Percy Barton

Personal information
- Date of birth: 20 January 1893
- Place of birth: Edmonton, London, England
- Date of death: October 1961 (aged 68)
- Place of death: Birmingham, England
- Height: 5 ft 8 in (1.73 m)
- Position(s): Left half

Youth career
- Tottenham Thursday

Senior career*
- Years: Team / Apps / (Gls)
- Edmonton Amateurs
- Sultan
- 1914–1929: Birmingham / 331 / (13)
- 1929–1933: Stourbridge

International career
- 1921–1924: England / 7 / (0)

= Percy Barton =

English footballer (1893–1961)

Percy Barton (20 January 1893 – October 1961) was an England international footballer who played as a left half. He played for Birmingham both before and after the First World War, making 349 appearances in all competitions, and was a member of the team that won the Second Division title in 1920–21.

==Career==
Barton was born in Edmonton, London where he attended Montague Road School. He worked as a butcher's boy on leaving school, and played football for a local team, Sultan F.C. One of his Sultan teammates, Richard Gibson, had gone on to play professionally for Birmingham, and Gibson recommended Barton to the club. Barton signed for Birmingham in January 1914 at the age of 18, went straight into the first team, and missed only two league games in a season and a half before the Football League was suspended for the duration of the war.
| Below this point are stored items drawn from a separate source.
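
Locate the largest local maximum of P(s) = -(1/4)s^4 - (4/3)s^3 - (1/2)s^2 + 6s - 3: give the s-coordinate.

Critical points: P'(s) = -s^3 - 4s^2 - s + 6 vanishes at s = -3, -2, 1.
P''(s) = -3s^2 - 8s - 1. P''(-3) = -4 < 0 ⇒ local maximum; P''(-2) = 3 > 0 ⇒ local minimum; P''(1) = -12 < 0 ⇒ local maximum.
Thus P has its largest local maximum at s = 1, with value 11/12.

1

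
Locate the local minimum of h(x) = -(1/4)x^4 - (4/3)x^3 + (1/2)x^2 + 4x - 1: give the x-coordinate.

h'(x) = -x^3 - 4x^2 + x + 4. Setting h'(x) = 0 gives x ∈ {-4, -1, 1}.
Second-derivative test with h''(x) = -3x^2 - 8x + 1: h''(-4) = -15 < 0 ⇒ local maximum; h''(-1) = 6 > 0 ⇒ local minimum; h''(1) = -10 < 0 ⇒ local maximum.
The local minimum is h(-1) = -41/12.

-1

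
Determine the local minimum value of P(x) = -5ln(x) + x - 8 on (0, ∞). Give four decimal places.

P'(x) = -5/x + 1 = 0 gives x = 5.
P''(x) = 5/x², which is positive for x > 0, so this is a local minimum.
P(5) = -5·ln(5) + 5 - 8 ≈ -11.0472.

-11.0472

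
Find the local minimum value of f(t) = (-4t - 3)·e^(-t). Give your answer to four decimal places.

f'(t) = (-4)·e^(-t) + (-4t - 3)·(-1)·e^(-t) = (4t - 1)·e^(-t). Since e^(-t) > 0, the only critical point is t = 1/4.
f''(1/4) has the same sign as 4 > 0, so this is a local minimum.
f(1/4) = (-4)·e^(-1/4) ≈ -3.1152.

-3.1152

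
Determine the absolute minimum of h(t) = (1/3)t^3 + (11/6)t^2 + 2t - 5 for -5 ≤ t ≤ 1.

-65/6

The derivative is t^2 + (11/3)t + 2, which vanishes at t = -3 and t = -2/3.
Evaluating at the critical points and endpoints: h(-5) = -65/6,  h(-3) = -7/2,  h(-2/3) = -455/81,  h(1) = -5/6.
So the minimum is h(-5) = -65/6.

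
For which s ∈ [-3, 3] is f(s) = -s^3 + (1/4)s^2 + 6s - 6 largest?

The derivative is -3s^2 + (1/2)s + 6, which vanishes at s = -4/3 and s = 3/2.
Compare values at every candidate in [-3, 3]: f(-3) = 21/4, f(-4/3) = -302/27, f(3/2) = 3/16, f(3) = -51/4.
So the maximum is f(-3) = 21/4.

-3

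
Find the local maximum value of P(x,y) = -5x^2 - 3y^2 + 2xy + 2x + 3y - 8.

∂P/∂x = -10x + 2y + 2 = 0 and ∂P/∂y = 2x - 6y + 3 = 0, so (x, y) = (9/28, 17/28).
The Hessian has P_{xx} = -10, P_{yy} = -6, P_{xy} = 2, giving D = 56 > 0 with P_{xx} < 0, so the point is a local maximum.
P(9/28, 17/28) = -379/56.

-379/56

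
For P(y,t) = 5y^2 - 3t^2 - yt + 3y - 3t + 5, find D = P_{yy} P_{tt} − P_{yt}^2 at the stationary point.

-61

∂P/∂y = 10y - t + 3 = 0 and ∂P/∂t = -y - 6t - 3 = 0, so (y, t) = (-21/61, -27/61).
The Hessian has P_{yy} = 10, P_{tt} = -6, P_{yt} = -1, giving D = -61 < 0, so the point is a saddle point.
D = (10)·(-6) − (-1)^2 = -61.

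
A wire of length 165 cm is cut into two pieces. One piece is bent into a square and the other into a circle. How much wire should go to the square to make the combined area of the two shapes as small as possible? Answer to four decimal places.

92.4164

Let x be the length used for the square. Square side x/4; circle radius (165−x)/(2π).
A(x) = (x/4)² + π·((165−x)/(2π))² = x²/16 + (165−x)²/(4π) for 0 ≤ x ≤ 165. A'(x) = x/8 − (165−x)/(2π) = 0 gives x = 4·165/(π+4) ≈ 92.4164.
A'' = 1/8 + 1/(2π) > 0, so this gives the minimum combined area; x ≈ 92.4164 cm to the square.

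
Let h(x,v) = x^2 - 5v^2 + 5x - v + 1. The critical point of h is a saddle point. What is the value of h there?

-26/5

∂h/∂x = 2x + 5 = 0 and ∂h/∂v = -10v - 1 = 0, so (x, v) = (-5/2, -1/10).
The Hessian has h_{xx} = 2, h_{vv} = -10, h_{xv} = 0, giving D = -20 < 0, so the point is a saddle point.
h(-5/2, -1/10) = -26/5.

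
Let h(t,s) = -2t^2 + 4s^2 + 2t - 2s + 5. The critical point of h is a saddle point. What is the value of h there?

∂h/∂t = -4t + 2 = 0 and ∂h/∂s = 8s - 2 = 0, so (t, s) = (1/2, 1/4).
The Hessian has h_{tt} = -4, h_{ss} = 8, h_{ts} = 0, giving D = -32 < 0, so the point is a saddle point.
h(1/2, 1/4) = 21/4.

21/4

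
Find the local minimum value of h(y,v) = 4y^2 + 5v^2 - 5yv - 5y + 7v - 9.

-641/55

∂h/∂y = 8y - 5v - 5 = 0 and ∂h/∂v = -5y + 10v + 7 = 0, so (y, v) = (3/11, -31/55).
The Hessian has h_{yy} = 8, h_{vv} = 10, h_{yv} = -5, giving D = 55 > 0 with h_{yy} > 0, so the point is a local minimum.
h(3/11, -31/55) = -641/55.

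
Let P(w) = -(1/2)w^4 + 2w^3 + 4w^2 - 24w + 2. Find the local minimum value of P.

-22

P'(w) = -2w^3 + 6w^2 + 8w - 24. Setting P'(w) = 0 gives w ∈ {-2, 2, 3}.
P''(w) = -6w^2 + 12w + 8. P''(-2) = -40 < 0 ⇒ local maximum; P''(2) = 8 > 0 ⇒ local minimum; P''(3) = -10 < 0 ⇒ local maximum.
The local minimum is P(2) = -22.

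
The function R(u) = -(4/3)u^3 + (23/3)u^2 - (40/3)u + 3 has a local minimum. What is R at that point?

Critical points: R'(u) = -4u^2 + (46/3)u - 40/3 vanishes at u = 4/3, 5/2.
R''(u) = -8u + 46/3. R''(4/3) = 14/3 > 0 ⇒ local minimum; R''(5/2) = -14/3 < 0 ⇒ local maximum.
Thus R has its local minimum at u = 4/3, with value -349/81.

-349/81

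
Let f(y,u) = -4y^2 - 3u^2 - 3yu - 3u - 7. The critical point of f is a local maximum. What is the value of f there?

∂f/∂y = -8y - 3u = 0 and ∂f/∂u = -3y - 6u - 3 = 0, so (y, u) = (3/13, -8/13).
The Hessian has f_{yy} = -8, f_{uu} = -6, f_{yu} = -3, giving D = 39 > 0 with f_{yy} < 0, so the point is a local maximum.
f(3/13, -8/13) = -79/13.

-79/13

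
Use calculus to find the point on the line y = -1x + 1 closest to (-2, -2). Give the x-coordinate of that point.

Minimize D(x)^2 = (x + 2)^2 + (-x + 3)^2.
d/dx[D^2] = 2(x + 2) + 2·(-1)·(-x + 3) = 0 ⇒ x = 1/2.
Then y = 1/2 and the distance is √(25/2) ≈ 3.5355.

1/2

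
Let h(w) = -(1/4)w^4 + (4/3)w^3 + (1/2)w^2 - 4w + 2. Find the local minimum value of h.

h'(w) = -w^3 + 4w^2 + w - 4. Setting h'(w) = 0 gives w ∈ {-1, 1, 4}.
Since h''(w) = -3w^2 + 8w + 1, we get h''(-1) = -10 < 0 ⇒ local maximum; h''(1) = 6 > 0 ⇒ local minimum; h''(4) = -15 < 0 ⇒ local maximum.
The local minimum is h(1) = -5/12.

-5/12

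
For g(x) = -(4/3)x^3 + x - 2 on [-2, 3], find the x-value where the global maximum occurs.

The derivative is -4x^2 + 1, which vanishes at x = -1/2 and x = 1/2.
Candidates: g(-2) = 20/3, g(-1/2) = -7/3, g(1/2) = -5/3, g(3) = -35.
So the maximum is g(-2) = 20/3.

-2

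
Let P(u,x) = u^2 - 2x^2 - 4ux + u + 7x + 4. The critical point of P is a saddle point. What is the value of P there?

57/8

∂P/∂u = 2u - 4x + 1 = 0 and ∂P/∂x = -4u - 4x + 7 = 0, so (u, x) = (1, 3/4).
The Hessian has P_{uu} = 2, P_{xx} = -4, P_{ux} = -4, giving D = -24 < 0, so the point is a saddle point.
P(1, 3/4) = 57/8.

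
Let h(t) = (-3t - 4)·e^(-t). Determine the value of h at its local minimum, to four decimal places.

-4.1868

h'(t) = (-3)·e^(-t) + (-3t - 4)·(-1)·e^(-t) = (3t + 1)·e^(-t). Since e^(-t) > 0, the only critical point is t = -1/3.
h''(-1/3) has the same sign as 3 > 0, so this is a local minimum.
h(-1/3) = (-3)·e^(1/3) ≈ -4.1868.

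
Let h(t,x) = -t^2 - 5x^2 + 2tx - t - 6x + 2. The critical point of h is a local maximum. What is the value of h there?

∂h/∂t = -2t + 2x - 1 = 0 and ∂h/∂x = 2t - 10x - 6 = 0, so (t, x) = (-11/8, -7/8).
The Hessian has h_{tt} = -2, h_{xx} = -10, h_{tx} = 2, giving D = 16 > 0 with h_{tt} < 0, so the point is a local maximum.
h(-11/8, -7/8) = 85/16.

85/16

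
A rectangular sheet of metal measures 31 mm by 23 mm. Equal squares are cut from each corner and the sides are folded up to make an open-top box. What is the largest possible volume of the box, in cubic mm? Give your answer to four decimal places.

1387.1725

With cut size x, the volume is V(x) = x(31 − 2x)(23 − 2x) for 0 < x < 11.5.
V'(x) = 12x^2 − 216x + 713. Setting V'(x) = 0 gives x ≈ 4.3542 (the root in (0, 11.5)).
V''(x) = 24x − 216 is negative there, so this is the maximum; V ≈ 1387.1725.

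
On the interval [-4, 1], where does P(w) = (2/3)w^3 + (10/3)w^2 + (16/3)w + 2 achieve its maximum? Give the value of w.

1

Differentiating, P'(w) = 2w^2 + (20/3)w + 16/3; which vanishes at w = -2 and w = -4/3.
Compare values at every candidate in [-4, 1]: P(-4) = -26/3,  P(-2) = -2/3,  P(-4/3) = -62/81,  P(1) = 34/3.
So the maximum is P(1) = 34/3.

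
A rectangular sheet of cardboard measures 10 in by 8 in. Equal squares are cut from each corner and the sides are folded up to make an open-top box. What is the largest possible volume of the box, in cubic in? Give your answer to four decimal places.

52.5138

With cut size x, the volume is V(x) = x(10 − 2x)(8 − 2x) for 0 < x < 4.
V'(x) = 12x^2 − 72x + 80. Setting V'(x) = 0 gives x ≈ 1.4725 (the root in (0, 4)).
V''(x) = 24x − 72 is negative there, so this is the maximum; V ≈ 52.5138.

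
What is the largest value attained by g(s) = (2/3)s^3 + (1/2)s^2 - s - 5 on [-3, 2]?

Differentiating, g'(s) = 2s^2 + s - 1; which vanishes at s = -1 and s = 1/2.
Candidates: g(-3) = -31/2; g(-1) = -25/6; g(1/2) = -127/24; g(2) = 1/3.
Hence the absolute maximum is 1/3 at s = 2.

1/3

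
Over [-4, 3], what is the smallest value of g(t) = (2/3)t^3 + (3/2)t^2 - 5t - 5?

Differentiating, g'(t) = 2t^2 + 3t - 5; which vanishes at t = -5/2 and t = 1.
Candidates: g(-4) = -11/3, g(-5/2) = 155/24, g(1) = -47/6, g(3) = 23/2.
So the minimum is g(1) = -47/6.

-47/6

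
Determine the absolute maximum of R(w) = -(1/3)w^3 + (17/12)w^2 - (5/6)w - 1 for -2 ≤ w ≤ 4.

9

R'(w) = -w^2 + (17/6)w - 5/6, which vanishes at w = 1/3 and w = 5/2.
Evaluating at the critical points and endpoints: R(-2) = 9; R(1/3) = -367/324; R(5/2) = 9/16; R(4) = -3.
So the maximum is R(-2) = 9.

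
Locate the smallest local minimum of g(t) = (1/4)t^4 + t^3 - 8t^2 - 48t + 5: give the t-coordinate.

4

g'(t) = t^3 + 3t^2 - 16t - 48 = 0 at t = -4, -3, 4.
Second-derivative test with g''(t) = 3t^2 + 6t - 16: g''(-4) = 8 > 0 ⇒ local minimum; g''(-3) = -7 < 0 ⇒ local maximum; g''(4) = 56 > 0 ⇒ local minimum.
So the smallest local minimum value is g(4) = -187.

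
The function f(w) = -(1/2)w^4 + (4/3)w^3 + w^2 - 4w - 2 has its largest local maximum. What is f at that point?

f'(w) = -2w^3 + 4w^2 + 2w - 4 = 0 at w = -1, 1, 2.
f''(w) = -6w^2 + 8w + 2. f''(-1) = -12 < 0 ⇒ local maximum; f''(1) = 4 > 0 ⇒ local minimum; f''(2) = -6 < 0 ⇒ local maximum.
The largest local maximum is f(-1) = 7/6.

7/6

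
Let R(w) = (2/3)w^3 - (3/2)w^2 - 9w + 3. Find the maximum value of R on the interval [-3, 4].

Differentiating, R'(w) = 2w^2 - 3w - 9; which vanishes at w = -3/2 and w = 3.
Compare values at every candidate in [-3, 4]: R(-3) = -3/2,  R(-3/2) = 87/8,  R(3) = -39/2,  R(4) = -43/3.
The maximum over the interval is 87/8, attained at w = -3/2.

87/8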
He missed only one match in the 1920–21 season as Birmingham won the Second Division title. Towards the end of his Birmingham career he played in positions other than his customary left-half; in the 1926–27 season he was used at left back and later still he played centre-half or filled in occasionally on the right. He was a hard-working player, whose combative style did not always find favour with referees, resulting in him being sent off three times. After leaving Birmingham he spent four seasons with Stourbridge in the Birmingham & District League.

He won seven caps for England between 1921 and 1924.

Barton died in Birmingham in October 1961 at the age of 68.